South African wireless carrier Cell C Pty Ltd. has begun talks to delay debt payments and hired consultants to probe its business practices and advise on a restructuring.
The company has implemented “significant austerity measures” such as cost cuts, a review of contracts and a hiring freeze, said Douglas Craigie Stevenson, Cell C’s chief executive officer, in a letter seen by Bloomberg.
Shares in Blue Label Telecoms Ltd., Cell C’s biggest investor, fell 13%.
Cell C has been laboring under 8.9 billion rand ($639 million) of debt as it tries to compete with Vodacom Group Ltd. and MTN Group Ltd. -- well established carriers that control the bulk of the South African market in wireless services and operate the biggest networks. Cell C has 2.6 billion rand of debt maturing in August 2020.
“We are engaging with our lenders to re-term our debt and allow us sufficient time to implement the Buffet transaction,” wrote Craigie Stevenson, referring to plans to sell a stake in Cell C to a consortium of investors. Craigie Stevenson replaced Cell C’s CEO Jose dos Santos earlier this year.
Cell C’s problems have weighed on Blue Label, which holds a 45% stake in Cell C and led a 5.5 billion rand recapitalization of the company almost two years ago.

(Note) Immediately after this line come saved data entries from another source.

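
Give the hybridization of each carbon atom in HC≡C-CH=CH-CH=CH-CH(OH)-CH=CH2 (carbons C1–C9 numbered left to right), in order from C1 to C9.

C1 — 2 σ bonds, plus two π bonds. Steric number 2, so sp.
C2 carries 2 σ bonds, plus two π bonds, giving a steric number of 2, so it is sp.
C3 carries 3 σ bonds, plus one π bond, giving a steric number of 3, so it is sp2.
C4 — 3 σ bonds, plus one π bond. Steric number 3, so sp2.
C5: 3 σ bonds, plus one π bond — 3 electron domains, sp2.
C6 carries 3 σ bonds, plus one π bond, giving a steric number of 3, so it is sp2.
C7 is sp3: 4 σ bonds, 4 electron-density regions.
C8: 3 σ bonds, plus one π bond — 3 electron domains, sp2.
C9 — 3 σ bonds, plus one π bond. Steric number 3, so sp2.

C1 sp, C2 sp, C3 sp2, C4 sp2, C5 sp2, C6 sp2, C7 sp3, C8 sp2, C9 sp2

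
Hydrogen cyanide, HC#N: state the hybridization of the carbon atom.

sp

The carbon atom: 2 σ bonds, plus two π bonds — 2 electron domains, sp.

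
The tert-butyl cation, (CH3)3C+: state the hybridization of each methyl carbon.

sp^3

Each methyl carbon carries 4 σ bonds, giving a steric number of 4, so it is sp3.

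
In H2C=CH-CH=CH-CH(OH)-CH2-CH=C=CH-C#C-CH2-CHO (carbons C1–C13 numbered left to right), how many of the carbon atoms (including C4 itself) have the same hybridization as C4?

C4 is sp2 (one π bond).
C1: sp2 ✓
C2: sp2 ✓
C3: sp2 ✓
C4: sp2 ✓
C5: sp3
C6: sp3
C7: sp2 ✓
C8: sp
C9: sp2 ✓
C10: sp
C11: sp
C12: sp3
C13: sp2 ✓
7 carbons are sp2.

7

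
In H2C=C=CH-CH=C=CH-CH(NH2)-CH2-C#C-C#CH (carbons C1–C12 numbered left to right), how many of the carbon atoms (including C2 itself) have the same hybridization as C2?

6

C2 is sp (two π bonds).
C1: sp2
C2: sp ✓
C3: sp2
C4: sp2
C5: sp ✓
C6: sp2
C7: sp3
C8: sp3
C9: sp ✓
C10: sp ✓
C11: sp ✓
C12: sp ✓
6 carbons are sp.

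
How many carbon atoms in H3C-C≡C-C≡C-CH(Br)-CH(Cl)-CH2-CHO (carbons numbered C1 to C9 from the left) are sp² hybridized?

C1: sp3
C2: sp
C3: sp
C4: sp
C5: sp
C6: sp3
C7: sp3
C8: sp3
C9: sp2 ✓
C9 → 1 sp2 carbon.

1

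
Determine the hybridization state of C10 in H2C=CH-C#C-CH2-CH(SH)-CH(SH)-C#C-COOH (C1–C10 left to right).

sp^2

C10 carries 3 σ bonds, plus one π bond, giving a steric number of 3, so it is sp2.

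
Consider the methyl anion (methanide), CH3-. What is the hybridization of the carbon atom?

Three σ bonds + one lone pair = steric number 4 → sp3, pyramidal.

sp3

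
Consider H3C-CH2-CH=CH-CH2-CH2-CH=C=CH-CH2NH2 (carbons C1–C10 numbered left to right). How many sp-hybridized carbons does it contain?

C1: sp3
C2: sp3
C3: sp2
C4: sp2
C5: sp3
C6: sp3
C7: sp2
C8: sp ✓
C9: sp2
C10: sp3
C8 → 1 sp carbon.

1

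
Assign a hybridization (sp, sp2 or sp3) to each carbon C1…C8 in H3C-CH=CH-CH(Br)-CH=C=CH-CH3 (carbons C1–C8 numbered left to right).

C1 (4 σ bonds) has steric number 4: sp3.
C2 is sp2: 3 σ bonds, plus one π bond, 3 electron-density regions.
C3 (3 σ bonds, plus one π bond) has steric number 3: sp2.
C4 — 4 σ bonds. Steric number 4, so sp3.
C5 (3 σ bonds, plus one π bond) has steric number 3: sp2.
C6 is sp: 2 σ bonds, plus two π bonds, 2 electron-density regions.
C7 (3 σ bonds, plus one π bond) has steric number 3: sp2.
C8: 4 σ bonds; 4 regions of electron density → sp3.

C1 sp3, C2 sp2, C3 sp2, C4 sp3, C5 sp2, C6 sp, C7 sp2, C8 sp3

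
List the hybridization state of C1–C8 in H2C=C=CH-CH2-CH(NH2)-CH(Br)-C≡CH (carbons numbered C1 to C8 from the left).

C1 sp2, C2 sp, C3 sp2, C4 sp3, C5 sp3, C6 sp3, C7 sp, C8 sp

C1 is sp2: 3 σ bonds, plus one π bond, 3 electron-density regions.
C2: 2 σ bonds, plus two π bonds — 2 electron domains, sp.
C3 is sp2: 3 σ bonds, plus one π bond, 3 electron-density regions.
C4 (4 σ bonds) has steric number 4: sp3.
C5 has 4 σ bonds: steric number 4 → sp3.
C6: 4 σ bonds; 4 regions of electron density → sp3.
C7: 2 σ bonds, plus two π bonds — 2 electron domains, sp.
C8 is sp: 2 σ bonds, plus two π bonds, 2 electron-density regions.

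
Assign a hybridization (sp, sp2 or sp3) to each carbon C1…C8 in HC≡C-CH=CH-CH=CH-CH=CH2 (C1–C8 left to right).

C1 sp, C2 sp, C3 sp2, C4 sp2, C5 sp2, C6 sp2, C7 sp2, C8 sp2

C1: 2 σ bonds, plus two π bonds — 2 electron domains, sp.
C2 (2 σ bonds, plus two π bonds) has steric number 2: sp.
C3 has 3 σ bonds, plus one π bond: steric number 3 → sp2.
C4 — 3 σ bonds, plus one π bond. Steric number 3, so sp2.
C5: 3 σ bonds, plus one π bond; 3 regions of electron density → sp2.
C6: 3 σ bonds, plus one π bond — 3 electron domains, sp2.
C7: 3 σ bonds, plus one π bond; 3 regions of electron density → sp2.
C8: 3 σ bonds, plus one π bond — 3 electron domains, sp2.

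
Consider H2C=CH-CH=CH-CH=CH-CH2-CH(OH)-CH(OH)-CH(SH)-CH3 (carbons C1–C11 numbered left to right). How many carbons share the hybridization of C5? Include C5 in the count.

6

C5 is sp2 (one π bond).
C1: sp2 ✓
C2: sp2 ✓
C3: sp2 ✓
C4: sp2 ✓
C5: sp2 ✓
C6: sp2 ✓
C7: sp3
C8: sp3
C9: sp3
C10: sp3
C11: sp3
6 carbons are sp2.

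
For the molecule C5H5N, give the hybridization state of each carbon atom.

sp²

Each carbon atom: 3 σ bonds, plus one π bond — 3 electron domains, sp2.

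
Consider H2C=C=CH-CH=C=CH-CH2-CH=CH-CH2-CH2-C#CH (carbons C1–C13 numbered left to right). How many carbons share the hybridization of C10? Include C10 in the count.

3

C10 is sp3 (only σ bonds).
C1: sp2
C2: sp
C3: sp2
C4: sp2
C5: sp
C6: sp2
C7: sp3 ✓
C8: sp2
C9: sp2
C10: sp3 ✓
C11: sp3 ✓
C12: sp
C13: sp
3 carbons are sp3.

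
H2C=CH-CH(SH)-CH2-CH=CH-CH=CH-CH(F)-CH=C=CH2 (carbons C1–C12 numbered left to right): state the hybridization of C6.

sp^2

C6: 3 σ bonds, plus one π bond; 3 regions of electron density → sp2.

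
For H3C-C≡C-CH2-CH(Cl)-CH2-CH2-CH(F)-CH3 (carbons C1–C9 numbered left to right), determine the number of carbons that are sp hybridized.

C1: sp3
C2: sp ✓
C3: sp ✓
C4: sp3
C5: sp3
C6: sp3
C7: sp3
C8: sp3
C9: sp3
C2, C3 → 2 sp carbons.

2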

PricewaterhouseCoopers will audit Cell C’s procurement practices and review processes, and law firm Bowmans will investigate any irregular business practices, according to the letter. Deloitte has been named as an independent financial restructuring adviser.
“Cell C has a zero-tolerance policy towards illegal or unethical activity,” said Craigie Stevenson.